Je te donne ces vers afin que si mon nom

Aborde heureusement aux époques lointaines,

Et fait rêver un soir les cervelles humaines,

Vaisseau favorisé par un grand aquilon,

Ta mémoire, pareille aux fables incertaines,

Fatigue le lecteur ainsi qu’un tympanon. 1084

Baudelaire will gelesen werden wie ein Antiker. Erstaunlich schnell wurde die Forderung fällig. Denn die ferne Zukunft, die époques lointaines, von denen das Sonett spricht, sind gekommen; soviel Jahrzehnte nach seinem Tode als sich Baudelaire Jahrhunderte gedacht mag haben. Zwar steht Paris noch; und die großen Tendenzen der gesellschaftlichen Entwicklung sind noch die gleichen.
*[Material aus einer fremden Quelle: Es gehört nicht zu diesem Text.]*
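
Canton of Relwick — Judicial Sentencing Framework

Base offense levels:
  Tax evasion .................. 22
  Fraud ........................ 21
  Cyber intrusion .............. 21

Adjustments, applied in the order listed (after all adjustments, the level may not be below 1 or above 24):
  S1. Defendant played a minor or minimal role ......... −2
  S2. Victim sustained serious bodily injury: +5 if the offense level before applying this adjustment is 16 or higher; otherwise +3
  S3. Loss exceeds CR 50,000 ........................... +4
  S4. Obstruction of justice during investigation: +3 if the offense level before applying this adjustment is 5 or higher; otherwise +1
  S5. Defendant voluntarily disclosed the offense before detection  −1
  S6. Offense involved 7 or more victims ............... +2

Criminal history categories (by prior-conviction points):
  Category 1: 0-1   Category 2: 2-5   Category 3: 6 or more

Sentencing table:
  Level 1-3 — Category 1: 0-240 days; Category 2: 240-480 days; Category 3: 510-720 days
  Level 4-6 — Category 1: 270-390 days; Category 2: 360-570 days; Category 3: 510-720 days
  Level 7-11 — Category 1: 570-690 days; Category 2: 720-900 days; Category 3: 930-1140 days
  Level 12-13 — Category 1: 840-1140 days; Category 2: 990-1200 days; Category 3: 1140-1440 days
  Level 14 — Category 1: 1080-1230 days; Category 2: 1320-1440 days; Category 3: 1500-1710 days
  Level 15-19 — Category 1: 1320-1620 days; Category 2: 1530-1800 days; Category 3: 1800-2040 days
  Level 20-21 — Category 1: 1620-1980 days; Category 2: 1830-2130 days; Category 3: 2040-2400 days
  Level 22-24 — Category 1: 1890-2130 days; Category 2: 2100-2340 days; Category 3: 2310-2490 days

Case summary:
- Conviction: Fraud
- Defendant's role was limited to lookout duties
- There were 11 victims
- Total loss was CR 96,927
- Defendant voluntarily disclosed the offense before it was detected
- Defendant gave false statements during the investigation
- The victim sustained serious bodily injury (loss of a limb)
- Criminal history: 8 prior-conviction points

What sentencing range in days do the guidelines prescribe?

2310-2490 days

Base offense level for fraud: 21.
S1 applies: 21 − 2 = 19.
S2 applies (level before this adjustment is 19 ≥ 16, so +5): 19 + 5 = 24.
S3 applies: 24 + 4 = 28.
S4 applies (level before this adjustment is 28 ≥ 5, so +3): 28 + 3 = 31.
S5 applies: 31 − 1 = 30.
S6 applies: 30 + 2 = 32.
Level 32 exceeds the maximum of 24; capped at 24.
Final offense level: 24.
Criminal history: 8 prior points → Category 3 (6+).
Level 24 falls in the 22-24 band.
Grid: Level 22-24 × Category 3 = 2310-2490 days.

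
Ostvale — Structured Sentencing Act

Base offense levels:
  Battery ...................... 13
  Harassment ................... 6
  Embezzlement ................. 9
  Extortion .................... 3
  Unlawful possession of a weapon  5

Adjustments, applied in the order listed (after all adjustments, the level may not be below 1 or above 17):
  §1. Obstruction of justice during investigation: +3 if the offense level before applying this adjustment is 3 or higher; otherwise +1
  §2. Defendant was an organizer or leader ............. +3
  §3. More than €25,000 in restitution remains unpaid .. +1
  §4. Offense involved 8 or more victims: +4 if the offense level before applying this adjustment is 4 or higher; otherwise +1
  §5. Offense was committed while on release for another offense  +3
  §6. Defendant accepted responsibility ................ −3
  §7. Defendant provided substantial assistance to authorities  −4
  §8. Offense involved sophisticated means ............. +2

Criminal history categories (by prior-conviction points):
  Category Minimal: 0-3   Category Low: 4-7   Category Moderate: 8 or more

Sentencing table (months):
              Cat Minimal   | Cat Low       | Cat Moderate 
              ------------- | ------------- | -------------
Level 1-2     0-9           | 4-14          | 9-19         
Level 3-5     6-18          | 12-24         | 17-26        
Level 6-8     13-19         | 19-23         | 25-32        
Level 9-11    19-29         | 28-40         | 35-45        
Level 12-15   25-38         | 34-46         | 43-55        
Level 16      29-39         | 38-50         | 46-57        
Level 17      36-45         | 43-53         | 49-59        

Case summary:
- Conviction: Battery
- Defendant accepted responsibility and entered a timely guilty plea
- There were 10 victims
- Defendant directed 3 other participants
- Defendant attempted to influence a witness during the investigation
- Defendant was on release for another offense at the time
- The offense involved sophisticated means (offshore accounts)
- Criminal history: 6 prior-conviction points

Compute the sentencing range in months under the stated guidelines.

Base offense level for battery: 13.
§1 applies (level before this adjustment is 13 ≥ 3, so +3): 13 + 3 = 16.
§2 applies: 16 + 3 = 19.
§3 does not apply.
§4 applies (level before this adjustment is 19 ≥ 4, so +4): 19 + 4 = 23.
§5 applies: 23 + 3 = 26.
§6 applies: 26 − 3 = 23.
§7 does not apply.
§8 applies: 23 + 2 = 25.
Level 25 exceeds the maximum of 17; capped at 17.
Final offense level: 17.
Criminal history: 6 prior points → Category Low (4-7).
Level 17 falls in the 17 band.
Grid: Level 17 × Category Low = 43-53 months.

43-53 months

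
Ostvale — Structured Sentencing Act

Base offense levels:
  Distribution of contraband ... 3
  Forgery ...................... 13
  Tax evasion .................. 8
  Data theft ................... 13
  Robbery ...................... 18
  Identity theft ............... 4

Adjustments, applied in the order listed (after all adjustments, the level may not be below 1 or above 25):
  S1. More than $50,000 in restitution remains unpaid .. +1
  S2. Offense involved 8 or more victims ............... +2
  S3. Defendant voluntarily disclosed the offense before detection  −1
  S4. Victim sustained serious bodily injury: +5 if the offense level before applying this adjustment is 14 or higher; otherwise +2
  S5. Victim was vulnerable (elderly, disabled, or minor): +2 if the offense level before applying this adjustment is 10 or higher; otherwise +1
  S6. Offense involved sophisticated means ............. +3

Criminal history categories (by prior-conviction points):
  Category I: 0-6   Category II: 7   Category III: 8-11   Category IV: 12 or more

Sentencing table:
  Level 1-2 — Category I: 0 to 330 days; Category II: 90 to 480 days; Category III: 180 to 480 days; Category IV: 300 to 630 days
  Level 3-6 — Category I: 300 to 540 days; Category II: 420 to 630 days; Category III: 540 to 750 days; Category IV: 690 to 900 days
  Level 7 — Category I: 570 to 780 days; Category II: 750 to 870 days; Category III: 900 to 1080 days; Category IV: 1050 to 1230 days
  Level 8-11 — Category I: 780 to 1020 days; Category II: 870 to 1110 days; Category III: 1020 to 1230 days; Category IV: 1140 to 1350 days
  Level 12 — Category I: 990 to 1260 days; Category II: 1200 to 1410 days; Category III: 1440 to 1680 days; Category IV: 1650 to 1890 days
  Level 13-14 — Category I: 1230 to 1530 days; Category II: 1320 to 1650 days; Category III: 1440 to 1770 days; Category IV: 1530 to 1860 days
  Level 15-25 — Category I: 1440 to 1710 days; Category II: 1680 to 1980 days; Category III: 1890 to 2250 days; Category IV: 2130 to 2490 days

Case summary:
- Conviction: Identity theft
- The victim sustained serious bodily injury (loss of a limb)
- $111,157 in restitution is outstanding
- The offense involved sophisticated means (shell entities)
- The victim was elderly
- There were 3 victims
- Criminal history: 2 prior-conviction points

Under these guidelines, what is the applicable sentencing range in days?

Base offense level for identity theft: 4.
S1 applies: 4 + 1 = 5.
S2 does not apply.
S3 does not apply.
S4 applies (level before this adjustment is 5 < 14, so +2): 5 + 2 = 7.
S5 applies (level before this adjustment is 7 < 10, so +1): 7 + 1 = 8.
S6 applies: 8 + 3 = 11.
Final offense level: 11.
Criminal history: 2 prior points → Category I (0-6).
Level 11 falls in the 8-11 band.
Grid: Level 8-11 × Category I = 780-1020 days.

780-1020 days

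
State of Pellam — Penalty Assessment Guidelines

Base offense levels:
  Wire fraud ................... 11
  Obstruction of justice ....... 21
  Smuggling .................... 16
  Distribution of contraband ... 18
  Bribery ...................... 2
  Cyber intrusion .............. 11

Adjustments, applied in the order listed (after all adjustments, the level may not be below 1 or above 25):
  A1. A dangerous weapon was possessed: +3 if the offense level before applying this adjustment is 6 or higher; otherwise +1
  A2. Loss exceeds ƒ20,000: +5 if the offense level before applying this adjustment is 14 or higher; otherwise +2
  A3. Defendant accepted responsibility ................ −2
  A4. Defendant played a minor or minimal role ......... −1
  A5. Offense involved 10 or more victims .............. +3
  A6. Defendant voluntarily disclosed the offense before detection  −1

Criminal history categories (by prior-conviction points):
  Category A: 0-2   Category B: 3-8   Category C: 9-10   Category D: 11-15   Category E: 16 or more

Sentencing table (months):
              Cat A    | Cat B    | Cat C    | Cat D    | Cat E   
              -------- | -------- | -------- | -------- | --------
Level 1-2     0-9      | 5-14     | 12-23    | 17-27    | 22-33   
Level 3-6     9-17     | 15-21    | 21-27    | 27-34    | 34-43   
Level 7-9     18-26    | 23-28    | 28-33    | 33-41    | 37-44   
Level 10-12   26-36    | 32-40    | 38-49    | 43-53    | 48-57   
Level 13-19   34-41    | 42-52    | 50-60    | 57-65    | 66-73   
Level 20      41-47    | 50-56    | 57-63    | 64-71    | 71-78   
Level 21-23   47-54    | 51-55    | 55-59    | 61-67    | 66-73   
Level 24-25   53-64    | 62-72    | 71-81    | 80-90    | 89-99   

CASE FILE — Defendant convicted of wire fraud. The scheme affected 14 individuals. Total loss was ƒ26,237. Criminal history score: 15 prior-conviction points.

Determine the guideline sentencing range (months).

Base offense level for wire fraud: 11.
A2 applies (level before this adjustment is 11 < 14, so +2): 11 + 2 = 13.
A3 does not apply.
A5 applies: 13 + 3 = 16.
A6 does not apply.
Final offense level: 16.
Criminal history: 15 prior points → Category D (11-15).
Level 16 falls in the 13-19 band.
Grid: Level 13-19 × Category D = 57-65 months.

57-65 months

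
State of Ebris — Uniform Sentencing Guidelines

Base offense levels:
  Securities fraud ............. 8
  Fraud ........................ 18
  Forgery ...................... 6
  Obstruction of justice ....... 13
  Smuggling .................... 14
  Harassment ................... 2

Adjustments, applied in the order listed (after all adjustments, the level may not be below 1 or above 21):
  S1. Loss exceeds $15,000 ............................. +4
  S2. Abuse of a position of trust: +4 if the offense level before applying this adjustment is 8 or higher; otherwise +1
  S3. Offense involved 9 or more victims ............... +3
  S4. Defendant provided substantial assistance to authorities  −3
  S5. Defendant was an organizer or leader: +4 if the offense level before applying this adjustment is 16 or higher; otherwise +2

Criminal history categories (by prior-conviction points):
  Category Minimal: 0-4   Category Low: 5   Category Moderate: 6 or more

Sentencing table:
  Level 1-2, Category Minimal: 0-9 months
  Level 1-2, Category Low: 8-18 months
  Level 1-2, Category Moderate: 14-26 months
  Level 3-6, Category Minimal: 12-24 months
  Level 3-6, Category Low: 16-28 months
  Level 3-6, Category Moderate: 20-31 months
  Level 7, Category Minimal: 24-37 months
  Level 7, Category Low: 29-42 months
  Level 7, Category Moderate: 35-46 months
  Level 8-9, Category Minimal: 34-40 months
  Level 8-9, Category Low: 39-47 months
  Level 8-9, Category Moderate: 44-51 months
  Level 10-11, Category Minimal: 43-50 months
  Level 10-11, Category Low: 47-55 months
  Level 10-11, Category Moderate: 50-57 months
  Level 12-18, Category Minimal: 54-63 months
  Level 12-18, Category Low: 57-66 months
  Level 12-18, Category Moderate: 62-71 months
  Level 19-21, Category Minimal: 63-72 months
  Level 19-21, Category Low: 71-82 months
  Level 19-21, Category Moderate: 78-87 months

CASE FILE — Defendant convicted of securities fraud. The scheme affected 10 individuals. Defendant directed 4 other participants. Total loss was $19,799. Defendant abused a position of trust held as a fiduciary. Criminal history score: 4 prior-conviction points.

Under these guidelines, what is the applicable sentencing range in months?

63-72 months

Base offense level for securities fraud: 8.
S1 applies: 8 + 4 = 12.
S2 applies (level before this adjustment is 12 ≥ 8, so +4): 12 + 4 = 16.
S3 applies: 16 + 3 = 19.
S5 applies (level before this adjustment is 19 ≥ 16, so +4): 19 + 4 = 23.
Level 23 exceeds the maximum of 21; capped at 21.
Final offense level: 21.
Criminal history: 4 prior points → Category Minimal (0-4).
Level 21 falls in the 19-21 band.
Grid: Level 19-21 × Category Minimal = 63-72 months.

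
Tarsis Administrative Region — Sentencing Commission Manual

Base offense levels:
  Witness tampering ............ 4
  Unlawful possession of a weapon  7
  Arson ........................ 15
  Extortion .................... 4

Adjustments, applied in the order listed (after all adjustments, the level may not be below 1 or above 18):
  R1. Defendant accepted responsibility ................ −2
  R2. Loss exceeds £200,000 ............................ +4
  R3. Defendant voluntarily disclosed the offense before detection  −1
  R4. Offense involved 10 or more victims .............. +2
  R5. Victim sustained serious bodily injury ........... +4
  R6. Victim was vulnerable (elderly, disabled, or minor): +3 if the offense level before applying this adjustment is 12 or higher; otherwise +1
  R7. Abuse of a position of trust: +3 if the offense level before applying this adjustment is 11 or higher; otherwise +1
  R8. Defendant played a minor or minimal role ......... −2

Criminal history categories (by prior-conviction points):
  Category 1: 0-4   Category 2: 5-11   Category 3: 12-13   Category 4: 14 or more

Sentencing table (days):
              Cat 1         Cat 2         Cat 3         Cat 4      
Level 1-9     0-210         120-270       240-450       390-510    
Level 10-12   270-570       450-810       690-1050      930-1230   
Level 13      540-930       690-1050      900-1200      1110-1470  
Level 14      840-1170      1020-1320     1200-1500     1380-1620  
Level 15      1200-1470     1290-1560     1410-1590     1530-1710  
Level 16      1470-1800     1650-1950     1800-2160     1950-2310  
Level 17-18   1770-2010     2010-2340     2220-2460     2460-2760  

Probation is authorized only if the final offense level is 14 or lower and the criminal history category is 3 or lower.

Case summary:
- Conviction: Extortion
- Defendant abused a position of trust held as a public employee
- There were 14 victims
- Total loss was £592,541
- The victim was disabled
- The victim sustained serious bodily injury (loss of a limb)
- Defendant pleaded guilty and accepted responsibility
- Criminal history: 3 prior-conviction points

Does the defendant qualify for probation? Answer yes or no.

Base offense level for extortion: 4.
R1 applies: 4 − 2 = 2.
R2 applies: 2 + 4 = 6.
R4 applies: 6 + 2 = 8.
R5 applies: 8 + 4 = 12.
R6 applies (level before this adjustment is 12 ≥ 12, so +3): 12 + 3 = 15.
R7 applies (level before this adjustment is 15 ≥ 11, so +3): 15 + 3 = 18.
R8 does not apply.
Final offense level: 18.
Criminal history: 3 prior points → Category 1 (0-4).
Level 18 falls in the 17-18 band.
Grid: Level 17-18 × Category 1 = 1770-2010 days.
Probation check: level 18 > 14 and category 1 ≤ 3 → not eligible.

No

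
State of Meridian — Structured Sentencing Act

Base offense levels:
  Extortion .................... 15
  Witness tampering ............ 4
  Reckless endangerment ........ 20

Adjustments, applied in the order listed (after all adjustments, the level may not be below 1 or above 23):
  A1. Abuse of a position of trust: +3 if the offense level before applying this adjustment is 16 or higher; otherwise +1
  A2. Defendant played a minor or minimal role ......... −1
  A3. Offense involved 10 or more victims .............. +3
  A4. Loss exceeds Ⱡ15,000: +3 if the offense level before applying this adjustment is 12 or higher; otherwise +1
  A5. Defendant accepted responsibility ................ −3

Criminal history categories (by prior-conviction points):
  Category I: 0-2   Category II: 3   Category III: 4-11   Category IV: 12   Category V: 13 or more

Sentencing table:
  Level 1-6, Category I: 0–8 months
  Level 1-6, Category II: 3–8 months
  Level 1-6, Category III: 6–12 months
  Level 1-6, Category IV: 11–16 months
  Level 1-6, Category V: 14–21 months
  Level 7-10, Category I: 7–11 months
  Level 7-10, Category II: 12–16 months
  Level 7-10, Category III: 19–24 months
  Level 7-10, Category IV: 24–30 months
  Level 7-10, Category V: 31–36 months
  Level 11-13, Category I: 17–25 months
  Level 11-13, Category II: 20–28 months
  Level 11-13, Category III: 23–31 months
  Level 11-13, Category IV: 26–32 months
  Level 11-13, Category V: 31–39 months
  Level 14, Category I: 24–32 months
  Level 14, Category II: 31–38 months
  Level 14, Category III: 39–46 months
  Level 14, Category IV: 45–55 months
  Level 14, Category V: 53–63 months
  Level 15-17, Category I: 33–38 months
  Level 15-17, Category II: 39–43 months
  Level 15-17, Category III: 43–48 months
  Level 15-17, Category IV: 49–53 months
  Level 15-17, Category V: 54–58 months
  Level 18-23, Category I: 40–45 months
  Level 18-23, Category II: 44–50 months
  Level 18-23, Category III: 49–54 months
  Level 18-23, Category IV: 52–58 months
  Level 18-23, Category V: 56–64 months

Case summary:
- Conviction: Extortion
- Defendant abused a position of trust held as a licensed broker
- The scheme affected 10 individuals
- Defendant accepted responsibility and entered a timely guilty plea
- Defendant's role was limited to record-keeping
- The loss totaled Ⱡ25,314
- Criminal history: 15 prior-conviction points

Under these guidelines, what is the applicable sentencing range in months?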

Aber je beständiger sie géblieben sind, desto hinfälliger wurde an der Erfahrung von ihnen alles, was im Zeichen des ›wahrhaft Neuen‹ gestanden hatte. Die Moderne ist sich am wenigsten gleich geblieben; und die Antike, die in ihr stecken sollte, stellt in Wahrheit das Bild des Veralteten. »Man findet Herculanum unter der Asche wieder; aber einige Jahre verschütten die Sitten einer Gesellschaft besser als aller Staub der Vulkane.«1085

Die Antike von Baudelaire ist die römische. Nur an einer Stelle ragt die griechische Antike in seine Welt hinein. Griechenland stellt ihm das Bild von der Heroine, welches ihm würdig und fähig schien, in die Moderne übertragen zu werden. Griechische Namen – Delphine und Hippolyte – tragen die Frauenbilder in einem der größten und berühmtesten Stücke der »Fleurs du mal«. Es ist der lesbischen Liebe gewidmet. Die Lesbierin ist die Heroine der modernité. In ihr ist ein erotisches Leitbild von Baudelaire – die Frau, die von Härte und Mannheit sagt – von einem geschichtlichen Leitbild durchdrungen worden – dem der Größe in der antiken Welt. Das macht die Stellung der lesbischen Frau in den »Fleurs du mal« unverwechselbar. Es erklärt, warum ihnen von Baudelaire lange Zeit der Titel »Les lesbiennes« zugedacht worden ist. Im übrigen ist Baudelaire weit entfernt, die Lesbierin für die Kunst entdeckt zu haben. Balzac in seiner »Fille aux yeux d’or« hat sie schon gekannt; Gautier in »Mademoiselle de Maupin«, Delatouche in der »Fragoletta«. Auch bei Delacroix trat sie Baudelaire entgegen; etwas umwunden spricht er in der Kritik seiner Bilder von einer »heroischen Manifestation der modernen Frau in der Richtung des Infernalischen«1086.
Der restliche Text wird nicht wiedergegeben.